Turns out, our pension money could be invested in weapons. Yet I am almost not surprised.
The rule of thumb is, as soon a person’s pension fund reaches a stage where they can buy a middle-sized car, then the person starts wondering: what is my money invested in? - And you are likely to find all sorts of stuff.
What the fffffffff…
Laid back, yet with a long and glorious history of activism. Last year, New Zealanders popped THE question: What's in my pension? - shit wasn't pretty.
Since the 80s, the New Zealand government has been passing laws that restrict investments in nukes, land mines and cluster bombs (A.K.A controversial weapons). This is important to note because in August of 2016 NZ news outlets covered a story explaining that the KiwiSaver (NZ’s version of a non-voluntary pension fund) had funds invested in controversial weapons. All hell broke loose, investors panicked, police conducted raids, the public outraged.
The result? In six months, the country experienced a 2650% increase in negative screening (a responsible investment strategy that screens out companies involved in controversial businesses, like weapons and animal testing). Responsible investment funds grew from $1.3B to $42.3B in 2016. Of which, the large majority where invested using the good ol' negative screens, however, the study also found investments flowing to sustainability-themed and impact investments.
Now, excluding companies involved in controversial business lines like weapons manufacturing, tobacco production, and animal testing is but a little sip of what "sustainable" investing is.
Summer may be ahead
Investing in sustainability means sacrificing financial performance, right?
Wrong. A study conducted by the Morgan Stanley Institute for Sustainable Investing, which examined seven years of data from more than 10,000 funds, found that investing in sustainability often exceeded the performance of its counter nemesis (traditional investments).
This seriously growing trend is driven by people who don’t want their hard earned cash going to some shitty, regressive companies. In fact, the US SIF estimated that by the start of 2016 about 1/5 of all managed investments - more than $8T - were invested in some form of sustainable investing category, growing at about 15% per year.
But, with everything ‘ethical’ or ‘sustainable’ one most encounter with high levels of skepticism.
For this reason, here are some research reports and articles that we think will help you step up your sustainable investing game.
- Check out the GIS Alliance report. In particular Figure 2 [Page 8] shows the amount of assets allocated per sustainable investment strategy and region.
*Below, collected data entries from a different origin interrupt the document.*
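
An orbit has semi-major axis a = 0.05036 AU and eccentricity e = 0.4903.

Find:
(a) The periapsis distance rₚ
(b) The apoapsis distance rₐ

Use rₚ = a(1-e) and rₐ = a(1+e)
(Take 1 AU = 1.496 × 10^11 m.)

Convert to SI: a = 0.05036 AU = 7.53386e+09 m.
(a) rₚ = a(1 − e) = 7.53386e+09 · (1 − 0.4903) = 7.53386e+09 · 0.5097 ≈ 3.84e+09 m = 0.02567 AU.
(b) rₐ = a(1 + e) = 7.53386e+09 · (1 + 0.4903) = 7.53386e+09 · 1.4903 ≈ 1.123e+10 m = 0.07505 AU.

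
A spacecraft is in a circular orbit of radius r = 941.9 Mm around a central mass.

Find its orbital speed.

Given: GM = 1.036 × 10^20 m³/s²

Convert to SI: r = 941.9 Mm = 9.419e+08 m.
For a circular orbit, gravity supplies the centripetal force, so v = √(GM / r).
v = √(1.036e+20 / 9.419e+08) m/s ≈ 3.316e+05 m/s = 331.6 km/s.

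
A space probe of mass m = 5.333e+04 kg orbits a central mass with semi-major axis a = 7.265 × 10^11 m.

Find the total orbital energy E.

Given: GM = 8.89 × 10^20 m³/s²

E = −GMm / (2a).
E = −8.89e+20 · 5.333e+04 / (2 · 7.265e+11) J ≈ -3.263e+13 J = -32.63 TJ.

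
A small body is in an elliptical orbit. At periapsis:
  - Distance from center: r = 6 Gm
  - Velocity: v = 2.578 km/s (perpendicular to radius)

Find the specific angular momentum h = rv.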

- The Morgan Stanley Institute for Sustainable Investing. It shows the market trends and demands in the space of sustainable investing, and how Millennials are driving the growth.
- This one goes deep. A United Nations PRI report, which is a practical guide on how to use sustainability research and data when making investment decisions. The guide includes case studies on integration techniques that apply to investment strategies including fundamental, quantitative, smart beta and passive investment.
Because even though you are getting the miles up on your pushbike, you could still be investing in fossil fuels.